Last reviewed: May 4, 2026. The Holistic Unity editorial team verifies links and regulatory references at each substantive update of the article.

Frequently asked

What does 'holistic approach' really mean?

The holistic approach considers the person as an integrated whole of body, mind, emotions and relationships, rather than as a sum of separate symptoms. In practice it means working on several dimensions of wellbeing at the same time: for example, addressing chronic stress while taking into account physical habits, recurring thoughts and the person's relational context. It does not replace conventional medicine; it works alongside it.

Is the holistic approach scientifically validated?

The underlying principle — looking at the person as a whole — is consistent with the World Health Organization's definition of health, which since 1946 has described health as a state of complete physical, mental and social wellbeing.

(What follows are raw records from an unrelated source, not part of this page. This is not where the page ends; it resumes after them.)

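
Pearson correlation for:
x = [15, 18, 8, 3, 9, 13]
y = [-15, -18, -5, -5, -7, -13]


n=6, Σx=66, Σy=-63, Σxy=-836, Σx²=872, Σy²=817
r = (6×(-836) - 66×(-63))/√((6×872 - 66²)(6×817 - (-63)²))
= -858/√(876×933) = -858/√817308 ≈ -858/904.0509 ≈ -0.9491

r ≈ -0.9491


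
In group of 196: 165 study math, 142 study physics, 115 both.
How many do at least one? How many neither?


|A∪B| = 165+142-115 = 192
Neither = 196-192 = 4

At least one: 192; Neither: 4


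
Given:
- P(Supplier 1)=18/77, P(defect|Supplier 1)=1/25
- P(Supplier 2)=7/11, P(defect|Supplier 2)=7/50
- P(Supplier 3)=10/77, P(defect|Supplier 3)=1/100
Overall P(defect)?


P(B) = Σ P(B|Aᵢ)×P(Aᵢ)
  1/25×18/77 = 18/1925
  7/50×7/11 = 49/550
  1/100×10/77 = 1/770
Sum = 192/1925

P(defect) = 192/1925 ≈ 9.97%


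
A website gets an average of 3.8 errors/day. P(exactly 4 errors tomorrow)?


Poisson(λ=3.8): P(X=4) = e^(-λ)×λ^k/k!
= e^(-3.8) × 3.8^4 / 4!
≈ 0.02237077186 × 208.5136 / 24 ≈ 0.194359

P(X=4) ≈ 0.194359 ≈ 19.44%


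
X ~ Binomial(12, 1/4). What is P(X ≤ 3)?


P(X ≤ 3) = Σ P(X=i) for i=0..3
P(X=0) = 531441/16777216
P(X=1) = 531441/4194304
P(X=2) = 1948617/8388608
P(X=3) = 1082565/4194304
Sum = 10884699/16777216

P(X ≤ 3) = 10884699/16777216 ≈ 64.88%


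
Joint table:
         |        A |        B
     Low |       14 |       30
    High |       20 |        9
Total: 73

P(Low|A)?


P(Low|A) = 14/(14+20) = 14/34 = 7/17

P = 7/17 ≈ 41.18%


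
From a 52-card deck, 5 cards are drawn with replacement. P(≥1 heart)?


P(not a heart) = 39/52 = 3/4
P(none in 5 draws) = (3/4)^5 = 243/1024
P(≥1 heart) = 1 - 243/1024 = 781/1024

P = 781/1024 ≈ 76.27%


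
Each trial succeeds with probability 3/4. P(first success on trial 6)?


Geometric: P(X=6) = (1-p)^(k-1)×p = (1/4)^5×3/4 = 3/4096

P(X=6) = 3/4096 ≈ 0.07%


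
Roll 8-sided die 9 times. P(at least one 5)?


P(no 5)^9 = (7/8)^9 = 40353607/134217728
P(≥1) = 1 - 40353607/134217728 = 93864121/134217728

P = 93864121/134217728 ≈ 69.93%


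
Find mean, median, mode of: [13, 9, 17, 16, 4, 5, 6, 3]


Sorted: [3, 4, 5, 6, 9, 13, 16, 17]
Mean = 73/8
Median = 15/2
Freq: {13: 1, 9: 1, 17: 1, 16: 1, 4: 1, 5: 1, 6: 1, 3: 1}
Mode: No mode

Mean=73/8, Median=15/2, Mode=No mode


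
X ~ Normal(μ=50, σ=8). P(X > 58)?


z = (58-50)/8 = 1.0
P(X > 58) = 1 - P(Z ≤ 1.0) = 1 - 0.8413 = 0.1587

P(X > 58) ≈ 0.1587


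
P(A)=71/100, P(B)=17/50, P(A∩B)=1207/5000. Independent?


P(A)×P(B) = 1207/5000
P(A∩B) = 1207/5000
Equal ✓ → Independent

Yes, independent


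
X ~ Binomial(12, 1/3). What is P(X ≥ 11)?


P(X ≥ 11) = Σ P(X=i) for i=11..12
P(X=11) = 8/177147
P(X=12) = 1/531441
Sum = 25/531441

P(X ≥ 11) = 25/531441 ≈ 0.00%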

Single holistic disciplines have very different levels of scientific evidence: some (mindfulness, yoga, acupuncture) are widely studied; others have more limited evidence. A serious operator is transparent about this distinction.

Which disciplines adopt a holistic approach?

Among the most common in Italy: Reiki, ThetaHealing®, Naturopathy, Ayurveda, Family Constellation, therapeutic yoga, mindfulness, Sound Healing, evolutionary Astrology, Numerology, Human Design. Each has its own method, but all share the idea that wellbeing is not reducible to the absence of physical symptoms.

Does the holistic approach replace the doctor?

No, and no serious operator claims it does. The holistic approach is complementary to conventional medicine, not alternative to it. For diagnoses, drug prescriptions and treatment of pathologies, see a doctor. The holistic operator works on general wellbeing, stress management, emotional balance and lifestyle habits.

How do I recognise a serious holistic practitioner?

A serious operator: has documented and specific training in their discipline; is registered with a recognised professional association (SIAF, AIPO, CSEN Benessere); respects the UNI 11713 standard that regulates the figure of the Operatore Olistico in Italy; does not promise medical cures or substitution of therapies; is clear about rates, duration and limits of their work; respects the client's privacy.

How much does a session with a holistic approach cost?

In Italy, an individual session with a holistic operator costs on average between €50 and €120, depending on the discipline, the operator's experience and the duration. More structured sessions (Family Constellation, Naturopathy with a complete plan) can cost more. Some operators offer the first session free or at a reduced rate as an introductory consultation.